Even in the bleakest, most boring moments of this trial — and there have been no shortage of those — the male jurors’ hair was not something I had considered. I’d wondered what the jury made of Paulsson’s long rambling speeches and his unpressed, baggy blazer, which had ceased to fit him after his doctor put him on a strict post-heart-attack fitness regimen. Or whether they might be turned off by Adair’s hail-fellow-well-met manner, if he’d been a little too mean in his cross examination of Paulsson and caused some jurors to see him as a bully. But it had never once crossed my mind that the jury’s male majority might bond with the plaintiff over male pattern baldness.

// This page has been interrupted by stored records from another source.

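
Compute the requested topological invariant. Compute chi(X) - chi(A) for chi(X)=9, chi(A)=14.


Relative Euler characteristic: chi(X, A) = chi(X) - chi(A).
= 9 - (14) = -5

-5


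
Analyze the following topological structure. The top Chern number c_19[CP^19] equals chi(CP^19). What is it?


For any closed oriented manifold, <e(TM),[M]> = chi(M).
chi(CP^19) = 19+1 = 20

20


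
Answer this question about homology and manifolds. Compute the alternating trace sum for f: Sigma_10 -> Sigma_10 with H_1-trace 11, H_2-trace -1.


L(f) = tr(f_0*) - tr(f_1*) + tr(f_2*).
= 1 - (11) + (-1)
= -11

-11


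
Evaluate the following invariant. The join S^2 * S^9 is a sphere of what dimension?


Join of spheres: S^m * S^n = S^{m+n+1}.
dim = 2 + 9 + 1 = 12

12


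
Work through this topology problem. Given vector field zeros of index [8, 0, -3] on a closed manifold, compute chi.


Poincare-Hopf: chi(M) = sum of indices of zeros.
chi = (8) + (0) + (-3) = 5

5


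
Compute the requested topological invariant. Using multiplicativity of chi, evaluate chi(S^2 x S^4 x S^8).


chi is multiplicative: chi(X x Y) = chi(X) chi(Y).
Each even-dim sphere has chi = 2. There are 3 factors.
chi = 2^3 = 8

8


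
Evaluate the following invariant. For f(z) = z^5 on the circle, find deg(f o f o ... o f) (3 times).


deg(f) = 5. Degree is multiplicative: deg(f^3) = (deg f)^3.
deg(f^3) = (5)^3 = 125

125


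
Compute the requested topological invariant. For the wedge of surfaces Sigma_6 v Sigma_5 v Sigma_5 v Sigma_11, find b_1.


For a wedge X v Y: reduced H_k(X v Y) = H_k(X) + H_k(Y).
Each Sigma_g contributes b_1 = 2g.
b_1 = 12 + 10 + 10 + 22 = 54

54


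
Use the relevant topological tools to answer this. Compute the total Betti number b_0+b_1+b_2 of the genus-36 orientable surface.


For Sigma_36: b_0 = 1, b_1 = 2g = 72, b_2 = 1.
Total = 1 + 72 + 1 = 74

74


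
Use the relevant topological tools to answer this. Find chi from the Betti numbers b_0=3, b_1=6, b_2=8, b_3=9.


chi = sum_k (-1)^k b_k.
= (3) + (-6) + (8) + (-9)
= -4

-4


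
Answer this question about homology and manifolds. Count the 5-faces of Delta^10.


Delta^10 has 10+1 vertices. A 5-face is a choice of 5+1 vertices.
f_5 = C(10+1, 5+1) = C(11,6) = 462

462


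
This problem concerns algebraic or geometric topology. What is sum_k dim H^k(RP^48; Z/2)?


H^k(RP^48; Z/2) = Z/2 for each 0 <= k <= 48.
Total dimension = 48 + 1 = 49

49


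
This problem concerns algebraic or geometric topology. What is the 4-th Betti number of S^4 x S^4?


Each S^d has Poincare polynomial 1 + t^d.
The product S^4 x S^4 has Poincare polynomial prod(1+t^d_i).
Expanding: b_0=1, b_4=2, b_8=1.
b_4 = 2

2


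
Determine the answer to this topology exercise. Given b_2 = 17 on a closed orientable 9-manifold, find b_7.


Poincare duality for closed orientable n-manifolds: b_k = b_{n-k}.
Here n = 9, so b_7 = b_2 = 17

17


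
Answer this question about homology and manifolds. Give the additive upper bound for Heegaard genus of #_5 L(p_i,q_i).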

As the four-men, two women jury file back into the courtroom after lunch, I scrutinize the men’s hairlines and see that Paulsson was right. Although I have been monitoring the jurors’ reactions throughout the trial, the only thing I can definitively say about their attitudes is that one juror seems a little more amused by the proceedings than the others. Apart from that, however, they are discreet as can be and follow the rules of the court, which do not allow for rollicking fits of laughter at unintentionally hilarious testimony. The jurors consult the documentation they are given, they dutifully pay attention and sometimes some of the them take notes. I would have been happy to put my legal fate in these good citizens’ hands but as the evidence part of the trial winds up, Adair announces that he wants to strike the jury, send them home right now, and have the case decided by Justice Wilson alone.